Implications for trustees
For better or worse, superfunds have the potential to fundamentally transform the UK’s defined benefit landscape. The recent example of local government scheme pooling shows that where there is political will, billions of pension fund money could be shifted into a consolidating vehicle within less than five years, at which point there might still be no firm laws on superfunds.
The interim guidance has given trustees a lot to mull over, and early evidence suggests that the appetite for superfunds is there. David Weeks, co-chair of the Association for Member Nominated Trustees, predicts that given the deteriorating market environment, trustees will come under increased pressure from sponsors to consider the transfer to a superfund.
This could be the case particularly in industries which have been hit the hardest by the Covid crisis.
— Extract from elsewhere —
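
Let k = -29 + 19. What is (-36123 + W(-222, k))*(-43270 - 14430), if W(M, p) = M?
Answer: 2097106500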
Schemes with a weakened covenant could now show increased interest in transferring their assets, he predicts.
Weeks warns that superfunds in their current set up do not leave room for the presence of member nominated trustees, which could have an adverse effect on democracy and the ability of scheme members to have their say in the governance of the scheme.
Whichever way trustees end up seeing these new players, their main responsibility should be clear, argues Clark at TPR. “For trustees considering a transfer, it is vital that they are doing so because it is in the best interest of scheme members.”